Curve processing: Normalize the initial mass (set to 100%) and calculate the weight loss percentage; Analyze the decomposition stages (such as dehydration, decomposition, oxidation) by combining TG and DTG curves.

Dynamics calculation: Calculate activation energy and pre exponential factor through TG curves with different heating rates.

Feature parameter extraction: initial decomposition temperature (T ₀, temperature at which mass loss is 5%), maximum weight loss rate temperature (T ₘₐₓ, DTG peak), residue amount (inorganic filler/flame retardant content).

6. Safety and Maintenance

Operation safety: Wear gloves and goggles; Flammable and explosive samples (such as organic peroxides) are prohibited from testing; Toxic/volatile samples are operated in a fume hood and equipped with gas detectors; Do not touch high-temperature components (furnace body, crucible).

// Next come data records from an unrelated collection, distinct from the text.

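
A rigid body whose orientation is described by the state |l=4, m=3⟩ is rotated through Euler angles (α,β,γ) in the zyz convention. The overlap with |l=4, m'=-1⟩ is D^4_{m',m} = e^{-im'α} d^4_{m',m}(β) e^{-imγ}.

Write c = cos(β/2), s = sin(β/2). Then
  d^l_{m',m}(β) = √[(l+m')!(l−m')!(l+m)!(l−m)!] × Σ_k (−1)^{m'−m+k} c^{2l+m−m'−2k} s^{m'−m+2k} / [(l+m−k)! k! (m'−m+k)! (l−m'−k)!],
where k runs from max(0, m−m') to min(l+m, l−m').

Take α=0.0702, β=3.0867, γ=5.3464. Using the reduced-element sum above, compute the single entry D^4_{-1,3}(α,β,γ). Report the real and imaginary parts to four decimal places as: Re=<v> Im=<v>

Re=0.0058 Im=-0.0015

Split into d^4_{-1,3}(β=3.0867) × two z-phases.
Half-angle: c=0.027443, s=0.999623. N=√(6·120·5040·1)=1904.940944
k∈{4,5} keeps every argument non-negative
  k=4: (−1)^0·1904.9409/(144)·0.0274^4·0.9996^4 = +0.000007
  k=5: (−1)^1·1904.9409/(240)·0.0274^2·0.9996^6 = -0.005964
d^4_{-1,3}(3.0867) = +0.000007 -0.005964 = -0.005957
Attach z-rotation phases: D = e^{-i(-1)(0.0702)}·(-0.005957)·e^{-i(3)(5.3464)} = +0.005755-0.001537i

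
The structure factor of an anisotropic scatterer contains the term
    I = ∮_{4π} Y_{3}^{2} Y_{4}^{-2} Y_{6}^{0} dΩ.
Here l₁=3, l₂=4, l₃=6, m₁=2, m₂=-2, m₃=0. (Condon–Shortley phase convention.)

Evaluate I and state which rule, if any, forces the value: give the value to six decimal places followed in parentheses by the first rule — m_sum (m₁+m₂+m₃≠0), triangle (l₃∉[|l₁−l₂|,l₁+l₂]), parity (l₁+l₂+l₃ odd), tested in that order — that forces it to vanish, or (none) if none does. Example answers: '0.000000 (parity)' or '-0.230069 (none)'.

l₁+l₂+l₃=13 is odd: 3j(l;000)=0 ⇒ I=0

0.000000 (parity)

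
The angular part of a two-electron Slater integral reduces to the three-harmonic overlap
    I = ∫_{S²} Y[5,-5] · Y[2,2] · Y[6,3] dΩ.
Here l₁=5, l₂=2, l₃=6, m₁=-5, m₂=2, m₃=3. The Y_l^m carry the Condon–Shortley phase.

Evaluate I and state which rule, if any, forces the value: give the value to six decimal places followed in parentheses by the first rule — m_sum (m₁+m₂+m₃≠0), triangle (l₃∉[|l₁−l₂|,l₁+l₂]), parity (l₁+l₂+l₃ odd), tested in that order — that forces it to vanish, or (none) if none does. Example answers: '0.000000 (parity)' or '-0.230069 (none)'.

0.000000 (parity)

L=13 odd ⇒ parity kills the (l;000) factor ⇒ I = 0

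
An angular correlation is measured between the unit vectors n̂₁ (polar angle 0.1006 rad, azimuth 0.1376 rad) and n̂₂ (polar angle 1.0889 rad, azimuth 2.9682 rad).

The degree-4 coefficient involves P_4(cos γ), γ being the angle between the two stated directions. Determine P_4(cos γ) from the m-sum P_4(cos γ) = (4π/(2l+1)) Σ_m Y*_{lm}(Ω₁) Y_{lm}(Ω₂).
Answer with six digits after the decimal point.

Summing Y*_{l m}(θ₁,φ₁)·Y_{l m}(θ₂,φ₂) over m ∈ [−4, 4]; prefactor 4π/(2·4+1) = 1.396263:
  term(m=-4) = (0.000004, 0.000012)   from Y*(Ω₁)=(0.000038, 0.000024), Y(Ω₂)=(0.209807, 0.174424)
  term(m=-3) = (-0.000303, -0.000409)   from Y*(Ω₁)=(0.001156, 0.000506), Y(Ω₂)=(-0.350237, -0.200615)
  term(m=-2) = (0.002151, 0.001542)   from Y*(Ω₁)=(0.019253, 0.005437), Y(Ω₂)=(0.124398, 0.044956)
  term(m=-1) = (0.051414, 0.016526)   from Y*(Ω₁)=(0.183995, 0.025479), Y(Ω₂)=(0.286379, 0.050160)
  term(m=+0) = (-0.155561, 0.000000)   from Y*(Ω₁)=(0.803982, -0.000000), Y(Ω₂)=(-0.193489, 0.000000)
  term(m=+1) = (0.051414, -0.016526)   from Y*(Ω₁)=(-0.183995, 0.025479), Y(Ω₂)=(-0.286379, 0.050160)
  term(m=+2) = (0.002151, -0.001542)   from Y*(Ω₁)=(0.019253, -0.005437), Y(Ω₂)=(0.124398, -0.044956)
  term(m=+3) = (-0.000303, 0.000409)   from Y*(Ω₁)=(-0.001156, 0.000506), Y(Ω₂)=(0.350237, -0.200615)
  term(m=+4) = (0.000004, -0.000012)   from Y*(Ω₁)=(0.000038, -0.000024), Y(Ω₂)=(0.209807, -0.174424)
Accumulated sum (-0.049030, 0.000000); after 4π/(2l+1) scaling, (-0.068459, 0.000000) ⇒ P_4 = -0.068459

-0.068459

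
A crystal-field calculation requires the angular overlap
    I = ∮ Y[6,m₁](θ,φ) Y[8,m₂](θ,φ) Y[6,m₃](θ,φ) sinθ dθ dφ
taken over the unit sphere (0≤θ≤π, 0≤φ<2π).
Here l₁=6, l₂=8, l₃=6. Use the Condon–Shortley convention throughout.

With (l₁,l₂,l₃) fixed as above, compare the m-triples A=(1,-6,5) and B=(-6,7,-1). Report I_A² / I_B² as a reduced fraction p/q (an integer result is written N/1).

2/5

l's match ⇒ only the (l;m) 3-j factors differ between A and B.
A: triangle coeff Δ(6,8,6) = 1/1309458150; Σ_t [1,2]: t=1:−1/609638400 t=2:+1/348364800 = 1/812851200; (3j)²=11/2261 [(6 8 6; 1 -6 5)], sign=-1
B: triangle coeff Δ(6,8,6) = 1/1309458150; Σ_t [8,8]: t=8:+1/4877107200 = 1/4877107200; (3j)²=55/4522 [(6 8 6; -6 7 -1)], sign=-1
I_A²/I_B² = (11/2261)/(55/4522) = 2/5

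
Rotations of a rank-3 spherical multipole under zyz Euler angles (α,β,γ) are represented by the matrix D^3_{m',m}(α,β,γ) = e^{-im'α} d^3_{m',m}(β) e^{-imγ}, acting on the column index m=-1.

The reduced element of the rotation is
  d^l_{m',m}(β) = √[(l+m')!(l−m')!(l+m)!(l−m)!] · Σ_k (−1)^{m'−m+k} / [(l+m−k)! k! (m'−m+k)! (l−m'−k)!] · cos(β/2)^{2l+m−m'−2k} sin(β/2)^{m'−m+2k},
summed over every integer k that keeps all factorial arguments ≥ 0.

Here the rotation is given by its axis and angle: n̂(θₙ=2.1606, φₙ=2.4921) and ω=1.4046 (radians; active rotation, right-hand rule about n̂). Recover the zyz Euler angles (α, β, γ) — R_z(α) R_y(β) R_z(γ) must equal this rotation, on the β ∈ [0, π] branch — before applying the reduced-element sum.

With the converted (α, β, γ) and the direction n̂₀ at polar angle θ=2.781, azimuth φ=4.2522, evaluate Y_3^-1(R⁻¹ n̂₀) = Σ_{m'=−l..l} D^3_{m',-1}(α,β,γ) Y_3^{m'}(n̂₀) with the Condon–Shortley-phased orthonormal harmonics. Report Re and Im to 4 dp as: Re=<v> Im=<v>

Axis–angle → zyz. n̂ = (sinθₙcosφₙ, sinθₙsinφₙ, cosθₙ) = (-0.661840, +0.502604, -0.556198), ω = 1.4046.
R = I cosω + sinω [n̂]ₓ + (1−cosω) n̂n̂ᵀ gives
  R = [+0.531000, +0.270920, +0.802895; -0.826148, +0.376253, +0.419420; -0.188463, -0.886022, +0.423611]
β = atan2(√(R₁₃²+R₂₃²), R₃₃) = 1.133368; α = atan2(R₂₃, R₁₃) mod 2π = 0.481394; γ = atan2(R₃₂, −R₃₁) mod 2π = 4.921972
Need the full column D^3_{m',-1} for m'=−3..3 at α=0.4814, β=1.1334, γ=4.9220.
cos(β/2)=0.843686, sin(β/2)=0.536838
d^3_{-3,-1}: single k=2 term ⇒ +0.565528;  D = +0.563582+0.046867i
d^3_{-2,-1}: k∈[1..2] ⇒ +0.725682 -0.587625 = +0.138056;  D = +0.127243-0.053561i
d^3_{-1,-1}: k∈[0..2] ⇒ +0.360648 -1.168149 +0.354719 = -0.452782;  D = -0.288554+0.348925i
d^3_{0,-1}: k∈[0..2] ⇒ -0.794944 +0.965567 -0.130312 = +0.040310;  D = +0.008387-0.039428i
d^3_{1,-1}: k∈[0..2] ⇒ +0.876112 -0.472958 +0.023936 = +0.427090;  D = -0.114664-0.411410i
d^3_{2,-1}: k∈[0..1] ⇒ -0.587625 +0.118958 = -0.468667;  D = +0.320559+0.341893i
d^3_{3,-1}: single k=0 term ⇒ +0.228970;  D = -0.216151-0.075537i
Y_3^{m'}(θ=2.781,φ=4.2522) and Σ D·Y over m':
  (+0.5636+0.0469i)·(+0.0180-0.0035i)  (+0.1272-0.0536i)·(+0.0721+0.0947i)  (-0.2886+0.3489i)·(-0.1710+0.3451i)  (+0.0084-0.0394i)·(-0.4810+0.0000i)  (-0.1147-0.4114i)·(+0.1710+0.3451i)  (+0.3206+0.3419i)·(+0.0721-0.0947i)  (-0.2162-0.0755i)·(-0.0180-0.0035i)
Y_3^-1(R⁻¹ n̂) = +0.130946-0.246755i

Re=0.1309 Im=-0.2468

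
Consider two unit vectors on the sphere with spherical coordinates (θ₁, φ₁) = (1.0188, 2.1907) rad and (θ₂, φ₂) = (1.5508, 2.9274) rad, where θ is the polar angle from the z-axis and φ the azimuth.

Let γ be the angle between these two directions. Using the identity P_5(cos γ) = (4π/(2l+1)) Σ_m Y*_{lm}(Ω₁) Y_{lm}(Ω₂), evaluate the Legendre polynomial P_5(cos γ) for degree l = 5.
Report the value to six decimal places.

-0.250548

Expand P_5 via completeness: Σ_{m} conj(Y_{5,m}) at Ω₁ times Y_{5,m} at Ω₂ —
  m=-5: (-0.008738-0.207552i) × (-0.222227-0.406944i) = -0.082521+0.049679i  (running Σ = -0.082521+0.049679i)
  m=-4: (-0.319114+0.248679i) × (+0.019203+0.022161i) = -0.011639-0.002296i  (running Σ = -0.094160+0.047383i)
  m=-3: (+0.301919+0.089740i) × (+0.275784+0.206441i) = +0.064739+0.087077i  (running Σ = -0.029421+0.134460i)
  m=-2: (+0.036655+0.106670i) × (-0.030776-0.014054i) = +0.000371-0.003798i  (running Σ = -0.029050+0.130663i)
  m=-1: (+0.199918-0.280090i) × (-0.311150-0.067684i) = -0.081162+0.073619i  (running Σ = -0.110212+0.204281i)
  m=0: (+0.031582-0.000000i) × (+0.035011+0.000000i) = +0.001106+0.000000i  (running Σ = -0.109106+0.204281i)
  m=1: (-0.199918-0.280090i) × (+0.311150-0.067684i) = -0.081162-0.073619i  (running Σ = -0.190268+0.130663i)
  m=2: (+0.036655-0.106670i) × (-0.030776+0.014054i) = +0.000371+0.003798i  (running Σ = -0.189897+0.134460i)
  m=3: (-0.301919+0.089740i) × (-0.275784+0.206441i) = +0.064739-0.087077i  (running Σ = -0.125158+0.047383i)
  m=4: (-0.319114-0.248679i) × (+0.019203-0.022161i) = -0.011639+0.002296i  (running Σ = -0.136797+0.049679i)
  m=5: (+0.008738-0.207552i) × (+0.222227-0.406944i) = -0.082521-0.049679i  (running Σ = -0.219318-0.000000i)
Accumulated sum -0.219318-0.000000i; after 4π/(2l+1) scaling, -0.250548-0.000000i ⇒ P_5 = -0.250548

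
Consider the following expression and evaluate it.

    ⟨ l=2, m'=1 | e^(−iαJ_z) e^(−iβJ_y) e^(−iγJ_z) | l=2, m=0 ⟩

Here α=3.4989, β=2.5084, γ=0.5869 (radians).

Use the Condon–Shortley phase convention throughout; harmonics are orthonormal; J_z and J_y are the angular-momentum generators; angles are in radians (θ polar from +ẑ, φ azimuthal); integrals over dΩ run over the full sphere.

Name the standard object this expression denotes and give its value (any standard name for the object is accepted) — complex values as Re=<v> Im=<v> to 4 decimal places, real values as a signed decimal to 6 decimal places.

Wigner D-matrix element, Re=-0.5473 Im=0.2043

This is a Wigner D-matrix element — the rotation-matrix element ⟨l m'| R(α,β,γ) |l m⟩ in the angular-momentum basis.
First d^2_{1,0}(β=2.5084), then the phase factors e^{-i(1)α} and e^{-i(0)γ}:
With c≡cos(β/2)=0.311334 and s≡sin(β/2)=0.950301, N=[6·1·2·2]^{1/2}=4.898979
k∈{0,1} keeps every argument non-negative
  k=0: (−1)^1·4.8990/(2)·0.3113^3·0.9503^1 = -0.070245
  k=1: (−1)^2·4.8990/(2)·0.3113^1·0.9503^3 = +0.654463
d^2_{1,0}(2.5084) = -0.070245 +0.654463 = +0.584218
Attach z-rotation phases: D = e^{-i(1)(3.4989)}·(+0.584218)·e^{-i(0)(0.5869)} = -0.547320+0.204332i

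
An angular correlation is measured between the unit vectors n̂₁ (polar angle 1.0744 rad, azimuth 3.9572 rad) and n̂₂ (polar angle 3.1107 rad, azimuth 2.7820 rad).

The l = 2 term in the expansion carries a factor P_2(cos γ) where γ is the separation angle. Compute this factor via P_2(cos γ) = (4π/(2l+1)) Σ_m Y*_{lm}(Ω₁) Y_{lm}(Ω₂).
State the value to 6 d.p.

-0.174872

Term-by-term m-sum for l=2 (normalisation 4π/5 = 2.513274):
  m=-2: Y*=(-0.018033, 0.298113)  Y=(0.000277, 0.000243)  product (-0.000077, 0.000078)
  m=-1: Y*=(-0.221753, -0.235573)  Y=(0.022325, 0.008393)  product (-0.002974, -0.007120)
  m=+0: Y*=(-0.100777, -0.000000)  Y=(0.629880, 0.000000)  product (-0.063477, -0.000000)
  m=+1: Y*=(0.221753, -0.235573)  Y=(-0.022325, 0.008393)  product (-0.002974, 0.007120)
  m=+2: Y*=(-0.018033, -0.298113)  Y=(0.000277, -0.000243)  product (-0.000077, -0.000078)
Σ over m = (-0.069579, -0.000000); ×(4π/5) → (-0.174872, -0.000000). Real part: -0.174872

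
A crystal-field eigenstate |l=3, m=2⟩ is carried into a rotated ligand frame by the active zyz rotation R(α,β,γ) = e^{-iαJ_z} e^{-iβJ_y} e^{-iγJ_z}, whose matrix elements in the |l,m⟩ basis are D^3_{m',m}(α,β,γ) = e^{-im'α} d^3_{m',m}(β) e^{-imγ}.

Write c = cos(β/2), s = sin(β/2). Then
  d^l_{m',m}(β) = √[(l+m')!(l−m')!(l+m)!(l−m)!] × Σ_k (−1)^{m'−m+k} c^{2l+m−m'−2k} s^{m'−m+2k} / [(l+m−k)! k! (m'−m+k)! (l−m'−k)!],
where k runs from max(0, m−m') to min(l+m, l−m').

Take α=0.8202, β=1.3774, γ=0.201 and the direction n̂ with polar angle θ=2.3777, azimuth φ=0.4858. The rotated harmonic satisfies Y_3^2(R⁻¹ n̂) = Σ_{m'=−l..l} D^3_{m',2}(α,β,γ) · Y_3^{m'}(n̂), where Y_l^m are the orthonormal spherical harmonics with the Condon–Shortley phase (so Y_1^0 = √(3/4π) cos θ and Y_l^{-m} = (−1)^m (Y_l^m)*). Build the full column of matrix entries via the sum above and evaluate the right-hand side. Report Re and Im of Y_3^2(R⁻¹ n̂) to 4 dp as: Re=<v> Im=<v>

Re=0.2284 Im=-0.3085

Need the full column D^3_{m',2} for m'=−3..3 at α=0.8202, β=1.3774, γ=0.2010.
cos(β/2)=0.772073, sin(β/2)=0.635534
d^3_{-3,2}: single k=5 term ⇒ +0.196078;  D = -0.091899+0.173208i
d^3_{-2,2}: k∈[4..5] ⇒ +0.486230 -0.065892 = +0.420338;  D = +0.137160+0.397330i
d^3_{-1,2}: k∈[3..4] ⇒ +0.747173 -0.253135 = +0.494038;  D = +0.451463+0.200637i
d^3_{0,2}: k∈[2..3] ⇒ +0.786088 -0.532638 = +0.253450;  D = +0.233245-0.099165i
d^3_{1,2}: k∈[1..2] ⇒ +0.551354 -0.747173 = -0.195820;  D = -0.066888+0.184042i
d^3_{2,2}: k∈[0..1] ⇒ +0.211812 -0.717597 = -0.505786;  D = +0.229786+0.450575i
d^3_{3,2}: single k=0 term ⇒ -0.427077;  D = +0.410563+0.117612i
Y_3^{m'}(θ=2.3777,φ=0.4858) and Σ D·Y over m':
  (-0.0919+0.1732i)·(+0.0156-0.1372i)  (+0.1372+0.3973i)·(-0.1992+0.2916i)  (+0.4515+0.2006i)·(+0.3178-0.1678i)  (+0.2332-0.0992i)·(+0.1058+0.0000i)  (-0.0669+0.1840i)·(-0.3178-0.1678i)  (+0.2298+0.4506i)·(-0.1992-0.2916i)  (+0.4106+0.1176i)·(-0.0156-0.1372i)
Y_3^2(R⁻¹ n̂) = +0.228439-0.308487i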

Instrument maintenance: monthly baseline calibration, quarterly quality and temperature calibration; Regularly clean the furnace cover and exhaust pipe (to prevent the accumulation of pollutants); Check the gas filter quarterly to avoid blockage; When not in use for a long time, preheat for 30 minutes every week to prevent moisture.

Shutdown process: When the furnace temperature drops below 50 ℃, turn off the gas and circulating water; Take out the sample and clean the crucible (platinum crucible soaked in dilute nitric acid, disposable aluminum crucible treated as hazardous waste).